At the same time, OPEC has taken oil off the market, and some analysts believe worldwide drilling has dwindled more than 30% from a year ago. On the face of it, that seems out of whack with the modest scale of the current oversupply, and could worsen a squeeze in the years ahead.
Even a glut doesn’t change the nature of a finite resource -- just how fast it’s depleted. One reason oil companies journeyed to second-tier sources is that formerly prolific fields are drying up. The most spectacular example: Mexico’s relatively young Cantarell field. Only a few years ago, it provided more than 2 million barrels a day, but 2009 estimates have tumbled into the 600,000 range.

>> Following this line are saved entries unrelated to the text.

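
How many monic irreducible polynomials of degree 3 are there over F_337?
There are 12757472 monic irreducible polynomials of degree 3 over F_337

Each element of F_{337^3} that lies in no proper subfield is a root of exactly one monic irreducible of degree 3 over F_337, and each such polynomial has 3 distinct roots in F_{337^3}. By Möbius inversion the count is N_337(3) = (1/3) Σ_{d|3} μ(3/d) · 337^d = (1/3)(μ(3)·337^1 + μ(1)·337^3) = 38272416/3 = 12757472.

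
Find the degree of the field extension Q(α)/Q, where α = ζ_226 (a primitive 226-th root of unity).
[Q(α):Q] = 112

The minimal polynomial of ζ_226 over Q is the 226-th cyclotomic polynomial Φ_226(x), which is irreducible over Q and has degree φ(226) = 112. Hence [Q(α):Q] = φ(226) = 112.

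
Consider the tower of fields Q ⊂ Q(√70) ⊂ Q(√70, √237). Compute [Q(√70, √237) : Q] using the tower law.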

If the realities of geology are disturbing, geopolitics present another kind of risk. In Nigeria, a guerrilla war poses a chronic threat to exports, and saber rattling in the direction of Iran still dependably hikes the price of crude.
Thinking about the future puts oil's price swings in better perspective. Few commodities are as vital, and none are as problematic. (Does that make it priceless, or worthless?) To investors seeking a natural or "fair" value for the stuff, wake up and smell the exhaust: As a practical matter, there is none, largely because of all the uncertainties in the outlook. And if there were, the momentum players who rule this murky market would pay it no mind.
But this much seems clear: The move from $33 to $68 a barrel -- during a time of surplus -- offers just a whiff of what will happen when supply tightens up again. If the recession passes and scarcity sets in, the return of energy angst, here and around the globe, will make for giddy prices in the oil market.
http://latimesblogs.latimes.com/money_co/2009/06/oils-surge-to-near-70-a-barrel-has-stoked-fresh-debate-about-whats-driving-the-market----and-where-prices-may-be-headed-if.html
Wow, I didn't know Cantarell had declined that much.